Natürlich kann man das Problem leugnen und zum Beispiel als Scharmützel zwischen verfeindeten, radikalen Enden eines politischen Spektrums sehen, die keine weitere Bedeutung für den Rest der Gesellschaft haben. Solch eine Position ist jedoch unfassbar naiv. Auch dies zeigt der versuchte Angriff auf den CSD: Den Neonazis geht es nicht nur um ihre sogenannten politischen Gegner, sondern um alle, die nicht in ihr Weltbild passen. Dazu gehören nicht nur politisch aktive Linke, sondern queere Personen, Juden und Jüdinnen, People of Colour, Muslim*innen und behinderte Personen.

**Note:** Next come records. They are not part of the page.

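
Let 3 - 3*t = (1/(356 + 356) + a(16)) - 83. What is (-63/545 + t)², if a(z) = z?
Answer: 81166207174441/150575041600 ≈ 539.04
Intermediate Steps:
t = 16613/712 (t = 1 - ((1/(356 + 356) + 16) - 83)/3 = 1 - ((1/712 + 16) - 83)/3 = 1 - (11393/712 - 83)/3 = 1 - ⅓*(-47703/712) = 1 + 15901/712 = 16613/712 ≈ 23.333)
(-63/545 + t)² = (-63/545 + 16613/712)² = (9009229/388040)² = 81166207174441/150575041600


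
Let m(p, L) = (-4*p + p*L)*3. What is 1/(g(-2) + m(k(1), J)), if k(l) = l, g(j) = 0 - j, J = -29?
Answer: -1/97 ≈ -0.010309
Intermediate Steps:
g(j) = -j
m(p, L) = -12*p + 3*L*p (m(p, L) = (-4*p + L*p)*3 = -12*p + 3*L*p)
1/(g(-2) + m(k(1), J)) = 1/(-1*(-2) + 3*1*(-4 - 29)) = 1/(2 + 3*1*(-33)) = 1/(2 - 99) = 1/(-97) = -1/97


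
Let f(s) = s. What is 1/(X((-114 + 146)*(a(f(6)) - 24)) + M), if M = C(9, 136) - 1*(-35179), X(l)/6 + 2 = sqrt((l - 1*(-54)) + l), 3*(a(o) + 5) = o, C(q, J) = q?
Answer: 4397/154676405 - 9*I*sqrt(186)/618705620 ≈ 2.8427e-5 - 1.9839e-7*I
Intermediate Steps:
a(o) = -5 + o/3
X(l) = -12 + 6*sqrt(54 + 2*l) (X(l) = -12 + 6*sqrt((l - 1*(-54)) + l) = -12 + 6*sqrt((l + 54) + l) = -12 + 6*sqrt((54 + l) + l) = -12 + 6*sqrt(54 + 2*l))
M = 35188 (M = 9 - 1*(-35179) = 9 + 35179 = 35188)
1/(X((-114 + 146)*(a(f(6)) - 24)) + M) = 1/((-12 + 6*sqrt(54 + 2*((-114 + 146)*((-5 + (1/3)*6) - 24)))) + 35188) = 1/((-12 + 6*sqrt(54 + 2*(32*((-5 + 2) - 24)))) + 35188) = 1/((-12 + 6*sqrt(54 + 2*(32*(-3 - 24)))) + 35188) = 1/((-12 + 6*sqrt(54 + 2*(32*(-27)))) + 35188) = 1/((-12 + 6*sqrt(54 + 2*(-864))) + 35188) = 1/((-12 + 6*sqrt(54 - 1728)) + 35188) = 1/((-12 + 6*sqrt(-1674)) + 35188) = 1/((-12 + 6*(3*I*sqrt(186))) + 35188) = 1/((-12 + 18*I*sqrt(186)) + 35188) = 1/(35176 + 18*I*sqrt(186))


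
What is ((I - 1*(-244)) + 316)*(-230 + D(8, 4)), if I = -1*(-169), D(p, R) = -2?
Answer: -169128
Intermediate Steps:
I = 169
((I - 1*(-244)) + 316)*(-230 + D(8, 4)) = ((169 - 1*(-244)) + 316)*(-230 - 2) = ((169 + 244) + 316)*(-232) = (413 + 316)*(-232) = 729*(-232) = -169128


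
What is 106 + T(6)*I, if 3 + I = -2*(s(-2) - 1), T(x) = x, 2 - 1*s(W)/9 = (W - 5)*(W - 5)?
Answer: 5176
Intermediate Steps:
s(W) = 18 - 9*(-5 + W)**2 (s(W) = 18 - 9*(W - 5)*(W - 5) = 18 - 9*(-5 + W)*(-5 + W) = 18 - 9*(-5 + W)**2)
I = 845 (I = -3 - 2*((18 - 9*(-5 - 2)**2) - 1) = -3 - 2*((18 - 9*(-7)**2) - 1) = -3 - 2*((18 - 9*49) - 1) = -3 - 2*((18 - 441) - 1) = -3 - 2*(-423 - 1) = -3 - 2*(-424) = -3 + 848 = 845)
106 + T(6)*I = 106 + 6*845 = 106 + 5070 = 5176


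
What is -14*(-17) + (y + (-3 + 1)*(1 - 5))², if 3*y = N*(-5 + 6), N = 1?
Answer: 2767/9 ≈ 307.44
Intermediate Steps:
y = ⅓ (y = (1*(-5 + 6))/3 = (1*1)/3 = (⅓)*1 = ⅓ ≈ 0.33333)
-14*(-17) + (y + (-3 + 1)*(1 - 5))² = -14*(-17) + (⅓ + (-3 + 1)*(1 - 5))² = 238 + (⅓ - 2*(-4))² = 238 + (⅓ + 8)² = 238 + (25/3)² = 238 + 625/9 = 2767/9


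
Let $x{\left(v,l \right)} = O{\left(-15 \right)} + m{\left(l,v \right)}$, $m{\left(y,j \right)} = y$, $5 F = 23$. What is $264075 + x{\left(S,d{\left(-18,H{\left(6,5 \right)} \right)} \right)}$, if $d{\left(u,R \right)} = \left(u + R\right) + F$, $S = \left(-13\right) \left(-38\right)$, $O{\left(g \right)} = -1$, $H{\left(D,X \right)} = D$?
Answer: $\frac{1320333}{5} \approx 2.6407 \cdot 10^{5}$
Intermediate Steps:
$F = \frac{23}{5}$ ($F = \frac{1}{5} \cdot 23 = \frac{23}{5} \approx 4.6$)
$S = 494$
$d{\left(u,R \right)} = \frac{23}{5} + R + u$ ($d{\left(u,R \right)} = \left(u + R\right) + \frac{23}{5} = \left(R + u\right) + \frac{23}{5} = \frac{23}{5} + R + u$)
$x{\left(v,l \right)} = -1 + l$
$264075 + x{\left(S,d{\left(-18,H{\left(6,5 \right)} \right)} \right)} = 264075 + \left(-1 + \left(\frac{23}{5} + 6 - 18\right)\right) = 264075 - \frac{42}{5} = \frac{1320333}{5}$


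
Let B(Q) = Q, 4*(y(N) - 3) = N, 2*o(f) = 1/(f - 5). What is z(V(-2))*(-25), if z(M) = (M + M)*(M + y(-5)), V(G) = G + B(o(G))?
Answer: -6525/196 ≈ -33.291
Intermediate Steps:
o(f) = 1/(2*(-5 + f)) (o(f) = 1/(2*(f - 5)) = 1/(2*(-5 + f)))
y(N) = 3 + N/4
V(G) = G + 1/(2*(-5 + G))
z(M) = 2*M*(7/4 + M) (z(M) = (M + M)*(M + (3 + (¼)*(-5))) = (2*M)*(M + (3 - 5/4)) = (2*M)*(M + 7/4) = (2*M)*(7/4 + M) = 2*M*(7/4 + M))
z(V(-2))*(-25) = (((½ - 2*(-5 - 2))/(-5 - 2))*(7 + 4*((½ - 2*(-5 - 2))/(-5 - 2)))/2)*(-25) = (((½ - 2*(-7))/(-7))*(7 + 4*((½ - 2*(-7))/(-7)))/2)*(-25) = ((-(½ + 14)/7)*(7 + 4*(-(½ + 14)/7))/2)*(-25) = ((-⅐*29/2)*(7 + 4*(-⅐*29/2))/2)*(-25) = ((½)*(-29/14)*(7 + 4*(-29/14)))*(-25) = ((½)*(-29/14)*(7 - 58/7))*(-25) = ((½)*(-29/14)*(-9/7))*(-25) = (261/196)*(-25) = -6525/196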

Und auch hier machen Neonazis und Rassisten nicht vor Kindern und Jugendlichen halt, wie unter anderem der Angriff auf die damals 17-Jährige Dilan zeigt. Dilan wurde 2022 von sechs Erwachsenen zwischen 25 und 55 Jahren in einer Straßenbahn zunächst rassistisch beleidigt und dann außerhalb der Straßenbahn umzingelt, bespuckt, geschlagen und getreten. Mindestens einer der Täter ist bereits wegen dem Tragen faschistischer Symbole verurteilt. Im Mai griff eine Gruppe Kinder einen Elfjährigen in Kreuzberg rassistisch an, der Junge floh und wurde dabei von einem Auto angefahren.
Was hat das alles mit Pankow zu tun? Ganz einfach: In diesem als gut bürgerlich geltenden Bezirk befindet sich der Sportkomplex Rennbahnstraße. Hier trainieren die Neonazis des Dritten Weges. Dies tun sie nicht etwa klammheimlich, sondern mit dem Wissen und der Billigung der Verantwortlichen – und das seit den späten Neunzigern, als Sportverein TSC Preußen 97. Zwar hat der Bezirk dieses Jahr beschlossen, die Neonazis aus dem Sportkomplex zu vertreiben, viel passiert ist bisher jedoch nicht – zu groß ist die Angst vor Klagen und Schadensersatzforderungen. Auch der rassistische Angriff auf Dilan und der transphobe Angriff im März fand in Pankow statt.
Wir haben die Schnauze voll von Neonazi-Gewalt, von Bedrohungen und Beschimpfungen, von Kampfsporttrainings und Angriffen am helllichten Tag! Wir wollen keine Neonazis in Pankow und auch sonst nirgends – und wir können uns gegen diese Zustände nur gemeinsam wehren. Deshalb gehen wir am 23. November auf die Straße, zur “Fight Back” Demonstration durch Pankow. Schnappt euch eure Demobuddies, lasst eure Handys, Hunde, Partei- und Nationalfahnen zuhause und kommt am 23. November um 16 Uhr zum S-Bahnhof Prenzlauer Allee, um klar zu machen: In Pankow gibt es keine Homezone für Neonazis, und auch nirgendwo sonst!